Saturday, March 13, 2010

rail & gantry bot

This is actually a 3D printer, but replace the print head with a couple of general purpose robotic arms and you've got the makings of a gardening robot.

Monday, March 01, 2010

the empowerment of small-scale industrial designers

This Wired video discusses how easy it has become to get ahold of custom parts. Not mentioned, but quite obviously working away, is a 3D printer, building up a bust using deposited material.

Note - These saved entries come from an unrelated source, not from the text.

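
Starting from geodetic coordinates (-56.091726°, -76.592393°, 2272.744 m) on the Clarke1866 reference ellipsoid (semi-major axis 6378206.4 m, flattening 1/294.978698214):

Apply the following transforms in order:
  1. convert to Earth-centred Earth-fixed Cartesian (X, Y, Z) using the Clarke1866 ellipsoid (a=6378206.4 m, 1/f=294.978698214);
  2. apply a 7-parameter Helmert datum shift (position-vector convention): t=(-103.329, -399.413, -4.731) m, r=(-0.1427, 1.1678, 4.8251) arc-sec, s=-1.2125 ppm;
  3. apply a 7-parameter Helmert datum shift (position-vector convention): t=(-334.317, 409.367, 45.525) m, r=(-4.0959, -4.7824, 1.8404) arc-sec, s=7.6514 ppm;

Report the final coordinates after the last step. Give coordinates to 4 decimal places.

X=827056.0514 m, Y=-3470624.0877 m, Z=-5271738.7361 m

start: φ=-56.091726°, λ=-76.592393°, h=2272.744 m
→ ECEF (a=6378206.400, f=1/294.978698214): X=827283.8315, Y=-3470530.0925, Z=-5271831.4067
→ Helmert 7p (PV): X=827230.8373, Y=-3470909.5923, Z=-5271832.0284
→ Helmert 7p (PV): X=827056.0514, Y=-3470624.0877, Z=-5271738.7361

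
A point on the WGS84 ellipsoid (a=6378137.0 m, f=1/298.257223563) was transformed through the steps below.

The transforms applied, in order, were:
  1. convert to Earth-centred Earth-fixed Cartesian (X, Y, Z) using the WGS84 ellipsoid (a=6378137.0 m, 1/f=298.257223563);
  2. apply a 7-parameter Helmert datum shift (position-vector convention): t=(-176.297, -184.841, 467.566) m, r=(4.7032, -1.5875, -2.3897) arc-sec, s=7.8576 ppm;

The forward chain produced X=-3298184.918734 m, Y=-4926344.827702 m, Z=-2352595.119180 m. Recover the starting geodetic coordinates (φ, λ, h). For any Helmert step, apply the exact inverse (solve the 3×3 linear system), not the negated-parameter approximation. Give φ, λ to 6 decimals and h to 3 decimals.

φ=-21.780255°, λ=-123.801056°, h=2887.350 m

start: X=-3298184.9187, Y=-4926344.8277, Z=-2352595.1192 m
→ Helmert⁻¹: X=-3297943.7434, Y=-4926213.1382, Z=-2352906.4872
→ geod (Bowring, a=6378137.000): φ=-21.78025500°, λ=-123.80105600°, h=2887.3500 m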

This ability to get custom parts economically means that individuals and small companies can go where only large companies could realistically go before, and should infuse new energy into the culture of small scale experimentation, which was already showing renewed signs of life over the last decade or so.

This is very hopeful!

Saturday, January 30, 2010

the application of "elegance" to machine behavior

We all have some idea of what "elegance" means, whether our notion of it is tied up with silky evening dresses, polished wood and brass, chandeliers and stained glass windows, exotic carpets, and expensive sports cars, or with youthful bodies that are tanned and fit, knowing the local language well enough to use it sparingly with assurance, being appropriately dressed for the weather, good posture, fluid movement, a varied diet of moderate proportions, giving every task as much time as it requires, and so on.

Applying the notion of elegance to machine behavior may resonate for some and not for others. What could it possibly mean, elegant machine behavior, wouldn't that be a contradiction in terms?

In this piece in another blog, I suggest that Apple should get into robotics, partly because to fail to do so would be to leave the largest looming growth market to others, and partly because I believe the company has something to contribute, something relating to elegance. I think Apple would set a high standard for machine behavior, and then exceed it, providing a tangible example of first-order elegance.

I say "first-order elegance" to suggest that there is also a "second-order" or "meta-elegance" that looks beyond present behavior to its ultimate effects. For example, formality may appear elegant, but if children are subjected to it all the time they may fail to develop emotional intelligence, an inelegant result.

As applied here, it is second-order or meta-elegance that is more important. It matters far less whether machines that tend land appear deft in their actions than whether the result of those actions appears more garden or desert-like. That's not to say that first-order elegance is unimportant. Efficient movement, of the entire machine and of its parts, is an important aspect of cost-effectiveness, but efficiently producing a undesirable result gains nothing.

I believe that second-order elegance is achievable in this context, that machines can be programmed to understand complex living systems and nurture them, while raising food and fiber for market in their midst. If I didn't believe that I would never have bothered trying to explain this vision of a greener future founded on robotics.

Saturday, December 19, 2009

a patent, its implications, and their implications

The post that initially appeared here has been moved to Lacy Ice + Heat, which is where I meant to put it in the first place.

Saturday, December 12, 2009

precise air-stream control

References to fictional, mystical warriors notwithstanding, this could actually be useful.

Sunday, November 22, 2009

contrasting two robotic developments

The first is an autonomous agricultural robot that you can actually buy, or will be able to soon. It runs on gas and will cost around $100,000 when it becomes available early next year. FHI claims the machine can grow fruit and vegetables independently, although this is difficult to imagine based on the one available photo.

The second is the combination of a robotic hand possessing touch sensitivity and quick, flexible movement with a fast vision system, allowing some rather amazing manipulations of objects (check out the video!).

Of the two, the latter provides me far more hope for the future of robotic land management. A pair of hands like that, mounted on comparably quick arms, themselves mounted on a mobile platform, could be expected to cover every square foot of a several acre plot, every day, performing mechanical operations like planting, weeding, pruning, and harvesting. This represents a significant head start on the necessary hardware.

It's becoming clear that the hardware development will pretty much take care of itself, as basic abilities like this are developed and combined. The software may require more focused effort; probably will.